Autisme « de haut niveau » / à « haut niveau de fonctionnement »

Lorsque j’ai obtenu mon rapport de tests psychologiques visant à dépister un autisme, la psychologue concluait :

« le fonctionnement de Noémie se situe sur le spectre de l’autisme de haut-niveau« .

Mais quand j’ai commencé à me renseigner un peu plus, il y avait un spectre de l’autisme, des niveaux de support, mais « autisme de haut-niveau », ce n’est pas vraiment utilisé, ou en tout cas pas dans le DSM-5, le manuel des troubles mentaux américain. Comme le terme « syndrome d’Asperger », l’autisme de haut-niveau, ou, traduit de l’anglais high-fonctioning, l’autisme « à haut niveau de fonctionnement », c’est une façon de décrire ceux qui sont autistes, qui ont des scores significatifs aux tests et dont le fonctionnement et la vie quotidienne sont significativement impactés par l’autisme, mais pour qui ce n’est pas forcément immédiatement visible. Qui n’ont pas de déficience intellectuelle. Ceux qui savent camoufler leurs difficultés, qui ont mené une vie à peu près normale, sont allés à l’école de façon à peu près normale, qui souvent n’ont rien su de leur autisme avant l’âge adulte (même si on peut être « de haut niveau » et le savoir depuis l’enfance). Dont les difficultés et souffrances énormes peuvent être cachées.

À l’époque où Asperger était encore un diagnostic présent dans les manuels (avant 2013 pour le DSM, avant 2018 pour la CIM), on différenciait Asperger et autisme à haut niveau de fonctionnement (AHN) par le fait que les AHN présentaient un retard de langage, contrairement à ceux diagnostiqués du syndrome d’Asperger.

Aujourd’hui, c’est une bonne soupe pas claire. On a les niveaux de support : niveau 1, la personne nécessite un soutien, niveau 2, elle nécessite un soutien important, niveau 3, soutien très important. Ça, c’est dans le DSM-5, ça peut être diagnostiqué par un professionnel de la santé.
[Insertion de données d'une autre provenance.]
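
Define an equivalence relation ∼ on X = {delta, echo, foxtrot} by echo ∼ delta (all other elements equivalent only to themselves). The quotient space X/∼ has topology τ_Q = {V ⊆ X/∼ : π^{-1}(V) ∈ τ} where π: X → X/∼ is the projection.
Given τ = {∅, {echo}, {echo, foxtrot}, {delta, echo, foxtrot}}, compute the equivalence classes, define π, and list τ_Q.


X/∼ = {[delta=echo], [foxtrot]}; |τ_Q| = 2.

Equivalence classes: [delta=echo], [foxtrot].
Quotient map π: X → X/∼ sends delta ↦ [delta=echo], echo ↦ [delta=echo], foxtrot ↦ [foxtrot].
For each subset V ⊆ X/∼, compute π^{-1}(V) ⊆ X and check whether π^{-1}(V) ∈ τ. V is open in τ_Q iff π^{-1}(V) ∈ τ.
  V = {}: π^{-1}(V) = ∅ ∈ τ ✓.
  V = {[delta=echo]}: π^{-1}(V) = {delta, echo} ∉ τ ✗.
  V = {[foxtrot]}: π^{-1}(V) = {foxtrot} ∉ τ ✗.
  V = {[delta=echo], [foxtrot]}: π^{-1}(V) = {delta, echo, foxtrot} ∈ τ ✓.
Open sets in the quotient: τ_Q = {{}, {[delta=echo], [foxtrot]}} (2 elements).


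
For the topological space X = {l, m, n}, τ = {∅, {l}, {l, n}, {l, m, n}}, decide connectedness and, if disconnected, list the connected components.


(X, τ) is connected.

Find clopen sets (U ∈ τ with X ∖ U ∈ τ):
  U = ∅, X ∖ U = {l, m, n} — both open, so U is clopen.
  U = {l, m, n}, X ∖ U = ∅ — both open, so U is clopen.
Only trivial clopens (∅ and X) exist, so (X, τ) is connected.
Compute connected components by grouping points that agree on all clopens:
  component: {l, m, n}


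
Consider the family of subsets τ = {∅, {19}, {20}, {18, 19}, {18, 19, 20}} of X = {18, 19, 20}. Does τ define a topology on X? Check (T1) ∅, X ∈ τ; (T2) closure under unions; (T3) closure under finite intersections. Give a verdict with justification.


τ is NOT a topology on X.

Axiom (T1): ∅ ∈ τ? Yes; X ∈ τ? Yes.
Axiom (T2/T3): check pairwise unions and intersections of members of τ.
Counterexample for (T2): {19} ∪ {20} = {19, 20} ∉ τ. Therefore τ is NOT a topology.


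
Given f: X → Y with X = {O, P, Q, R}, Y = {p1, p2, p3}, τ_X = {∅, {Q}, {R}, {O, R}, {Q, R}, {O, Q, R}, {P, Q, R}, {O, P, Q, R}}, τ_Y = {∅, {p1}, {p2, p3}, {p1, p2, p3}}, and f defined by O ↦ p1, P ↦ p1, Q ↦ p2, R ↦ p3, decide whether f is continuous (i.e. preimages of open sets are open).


f is NOT continuous.

Compute f^{-1}(U) for each U ∈ τ_Y:
  U = ∅: f^{-1}(U) = ∅ ∈ τ_X ✓.
  U = {p1}: f^{-1}(U) = {O, P} ∉ τ_X ✗.
  U = {p2, p3}: f^{-1}(U) = {Q, R} ∈ τ_X ✓.
  U = {p1, p2, p3}: f^{-1}(U) = {O, P, Q, R} ∈ τ_X ✓.
Found U = {p1} with f^{-1}(U) = {O, P} not in τ_X. Therefore f is NOT continuous.


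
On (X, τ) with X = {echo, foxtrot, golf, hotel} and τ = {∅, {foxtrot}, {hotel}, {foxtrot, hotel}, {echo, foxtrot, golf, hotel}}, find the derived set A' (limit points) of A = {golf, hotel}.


A' = {echo, golf}

For each x ∈ X, list the open sets U ∈ τ with x ∈ U, then check whether U ∩ (A ∖ {x}) ≠ ∅ for every such U.
  x = echo: opens ∋ x are {echo, foxtrot, golf, hotel}; each meets A ∖ {echo}, so x IS a limit point.
  x = foxtrot: open {foxtrot} ∋ x has {foxtrot} ∩ (A ∖ {foxtrot}) = ∅, so x is NOT a limit point.
  x = golf: opens ∋ x are {echo, foxtrot, golf, hotel}; each meets A ∖ {golf}, so x IS a limit point.
  x = hotel: open {hotel} ∋ x has {hotel} ∩ (A ∖ {hotel}) = ∅, so x is NOT a limit point.
Collecting: A' = {echo, golf}.


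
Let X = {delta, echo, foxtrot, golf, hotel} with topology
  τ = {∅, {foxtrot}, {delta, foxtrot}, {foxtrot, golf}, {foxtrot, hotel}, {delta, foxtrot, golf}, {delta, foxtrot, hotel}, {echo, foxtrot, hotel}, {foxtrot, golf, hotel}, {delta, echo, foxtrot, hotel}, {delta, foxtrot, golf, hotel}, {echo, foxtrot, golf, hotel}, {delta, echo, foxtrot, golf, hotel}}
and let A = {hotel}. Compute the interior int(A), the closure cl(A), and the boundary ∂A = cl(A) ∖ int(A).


int(A) = ∅, cl(A) = {echo, hotel}, ∂A = {echo, hotel}.

Closed sets in (X, τ) are complements of opens:
  closed(X, τ) = {∅, {delta}, {echo}, {golf}, {delta, echo}, {delta, golf}, {echo, golf}, {echo, hotel}, {delta, echo, golf}, {delta, echo, hotel}, {echo, golf, hotel}, {delta, echo, golf, hotel}, {delta, echo, foxtrot, golf, hotel}}.
int(A) = ⋃ {U ∈ τ : U ⊆ A}. Opens contained in A: ∅.
Taking the union of these: int(A) = ∅.
cl(A) = ⋂ {C closed : A ⊆ C}. Closed sets containing A: {echo, hotel}, {delta, echo, hotel}, {echo, golf, hotel}, {delta, echo, golf, hotel}, {delta, echo, foxtrot, golf, hotel}.
Intersecting these: cl(A) = {echo, hotel}.
∂A = cl(A) ∖ int(A) = {echo, hotel} ∖ ∅ = {echo, hotel}.


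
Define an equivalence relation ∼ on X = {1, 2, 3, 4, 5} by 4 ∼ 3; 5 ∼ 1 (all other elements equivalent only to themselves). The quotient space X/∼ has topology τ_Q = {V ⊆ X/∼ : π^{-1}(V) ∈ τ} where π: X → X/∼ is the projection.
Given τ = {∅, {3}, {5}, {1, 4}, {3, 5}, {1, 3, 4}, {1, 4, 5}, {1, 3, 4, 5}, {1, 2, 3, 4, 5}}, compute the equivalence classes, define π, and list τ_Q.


X/∼ = {[1=5], [2], [3=4]}; |τ_Q| = 3.

Equivalence classes: [1=5], [2], [3=4].
Quotient map π: X → X/∼ sends 1 ↦ [1=5], 2 ↦ [2], 3 ↦ [3=4], 4 ↦ [3=4], 5 ↦ [1=5].
For each subset V ⊆ X/∼, compute π^{-1}(V) ⊆ X and check whether π^{-1}(V) ∈ τ. V is open in τ_Q iff π^{-1}(V) ∈ τ.
  V = {}: π^{-1}(V) = ∅ ∈ τ ✓.
  V = {[1=5]}: π^{-1}(V) = {1, 5} ∉ τ ✗.
  V = {[2]}: π^{-1}(V) = {2} ∉ τ ✗.
  V = {[1=5], [2]}: π^{-1}(V) = {1, 2, 5} ∉ τ ✗.
  V = {[3=4]}: π^{-1}(V) = {3, 4} ∉ τ ✗.
  V = {[1=5], [3=4]}: π^{-1}(V) = {1, 3, 4, 5} ∈ τ ✓.
  V = {[2], [3=4]}: π^{-1}(V) = {2, 3, 4} ∉ τ ✗.
  V = {[1=5], [2], [3=4]}: π^{-1}(V) = {1, 2, 3, 4, 5} ∈ τ ✓.
Open sets in the quotient: τ_Q = {{}, {[1=5], [3=4]}, {[1=5], [2], [3=4]}} (3 elements).


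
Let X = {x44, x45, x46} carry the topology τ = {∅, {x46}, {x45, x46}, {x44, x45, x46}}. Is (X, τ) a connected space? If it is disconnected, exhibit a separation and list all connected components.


(X, τ) is connected.

Find clopen sets (U ∈ τ with X ∖ U ∈ τ):
  U = ∅, X ∖ U = {x44, x45, x46} — both open, so U is clopen.
  U = {x44, x45, x46}, X ∖ U = ∅ — both open, so U is clopen.
Only trivial clopens (∅ and X) exist, so (X, τ) is connected.
Compute connected components by grouping points that agree on all clopens:
  component: {x44, x45, x46}


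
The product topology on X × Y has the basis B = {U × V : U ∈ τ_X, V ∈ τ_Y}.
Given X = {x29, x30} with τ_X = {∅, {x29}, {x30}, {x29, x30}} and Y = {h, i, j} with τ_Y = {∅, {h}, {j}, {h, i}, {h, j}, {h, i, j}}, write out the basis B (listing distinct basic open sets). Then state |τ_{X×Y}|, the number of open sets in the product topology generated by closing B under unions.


Basis B = {∅ × ∅, {x29} × {h}, {x29} × {j}, {x30} × {h}, {x30} × {j}, {x29} × {h, i}, {x29} × {h, j}, {x29, x30} × {h}, {x29, x30} × {j}, {x30} × {h, i}, {x30} × {h, j}, {x29} × {h, i, j}, {x30} × {h, i, j}, {x29, x30} × {h, i}, {x29, x30} × {h, j}, {x29, x30} × {h, i, j}}; |τ_{X×Y}| = 36.

Enumerate products U × V with U ∈ τ_X, V ∈ τ_Y (deduplicated):
  ∅ × ∅ = {} (∅)
  {x29} × {h} = {(x29,h)}
  {x29} × {j} = {(x29,j)}
  {x30} × {h} = {(x30,h)}
  {x30} × {j} = {(x30,j)}
  {x29} × {h, i} = {(x29,h), (x29,i)}
  {x29} × {h, j} = {(x29,h), (x29,j)}
  {x29, x30} × {h} = {(x29,h), (x30,h)}
  {x29, x30} × {j} = {(x29,j), (x30,j)}
  {x30} × {h, i} = {(x30,h), (x30,i)}
  {x30} × {h, j} = {(x30,h), (x30,j)}
  {x29} × {h, i, j} = {(x29,h), (x29,i), (x29,j)}
  {x30} × {h, i, j} = {(x30,h), (x30,i), (x30,j)}
  {x29, x30} × {h, i} = {(x29,h), (x29,i), (x30,h), (x30,i)}
  {x29, x30} × {h, j} = {(x29,h), (x29,j), (x30,h), (x30,j)}
  {x29, x30} × {h, i, j} = {(x29,h), (x29,i), (x29,j), (x30,h), (x30,i), (x30,j)}
These 16 distinct sets form the basis B.
Close under arbitrary unions to get τ_{X×Y}; counting gives |τ_{X×Y}| = 36.


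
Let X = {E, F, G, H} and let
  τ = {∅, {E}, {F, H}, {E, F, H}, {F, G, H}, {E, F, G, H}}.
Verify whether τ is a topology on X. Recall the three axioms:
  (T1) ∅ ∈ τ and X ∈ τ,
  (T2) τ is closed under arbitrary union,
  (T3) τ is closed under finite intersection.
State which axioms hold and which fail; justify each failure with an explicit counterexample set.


τ IS a topology on X.

Axiom (T1): ∅ ∈ τ? Yes; X ∈ τ? Yes.
Axiom (T2/T3): check pairwise unions and intersections of members of τ.
All pairwise intersections and unions checked — each lies in τ. Therefore τ satisfies (T1), (T2), (T3): it IS a topology on X.


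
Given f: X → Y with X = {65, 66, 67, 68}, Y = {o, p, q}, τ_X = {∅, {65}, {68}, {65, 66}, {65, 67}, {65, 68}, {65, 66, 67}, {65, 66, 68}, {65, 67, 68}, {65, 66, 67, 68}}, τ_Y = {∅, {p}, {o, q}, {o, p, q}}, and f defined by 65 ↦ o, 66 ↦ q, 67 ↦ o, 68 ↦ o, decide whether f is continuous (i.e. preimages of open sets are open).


f IS continuous.

Compute f^{-1}(U) for each U ∈ τ_Y:
  U = ∅: f^{-1}(U) = ∅ ∈ τ_X ✓.
  U = {p}: f^{-1}(U) = ∅ ∈ τ_X ✓.
  U = {o, q}: f^{-1}(U) = {65, 66, 67, 68} ∈ τ_X ✓.
  U = {o, p, q}: f^{-1}(U) = {65, 66, 67, 68} ∈ τ_X ✓.
Every preimage lies in τ_X, so f IS continuous.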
Et on a les dénominations comme Asperger et haut-niveau, encore utilisées par plein de professionnels, sans véritable définition qui fait consensus.

D’après les définitions du DSM précédent, ayant parlé tôt, j’ai plus un profit Asperger que haut-niveau (même si le DSM ne mentionnait que Asperger, pas le haut niveau). J’ai, certes, un TDAH qui me rend moins rigide et un QI qui augmente ma vitesse de processing.

Bref, je suis autiste.

Je suis indépendante, voire j’évite les gens et les situations inconfortables. J’ai des relations « normales » (avec des gens un peu moins normaux, eux, et c’est pour ça que ça marche). J’ai un travail (hélas !), un compte en banque, des responsabilités comme un chat ou un crédit.

Je suis autiste. Et ça ne se voit pas, sauf quand on est dans mon intimité, quand j’ai mon casque sur les oreilles parce la cocotte-minute est trop bruyante, que je fais une crise dans la voiture en rentrant du travail, que je ne parle plus au milieu d’une soirée. Quand je crie, quand je m’énerve, quand je me cache parce que soudain, je suis nulle et le monde est insupportable. Ça ne se voit pas, au travail, sauf si on m’écoute pleurer derrière la porte des toilettes, sauf quand on me dit que je dois « sortir de ma zone de confort » et faire « du réseautage » et parler plus et être moins directe et ne pas laisser les autres parler à ma place. Ça ne se voit pas, sauf quand j’ose enfin partager ce qu’il se passe à l’intérieur de ma tête, sauf quand j’écris, sauf quand je me dévoile.

Haut-niveau, peut-être, mais autiste. Avec besoin de moins de support, ou pas le même, mais avec des difficultés réelles.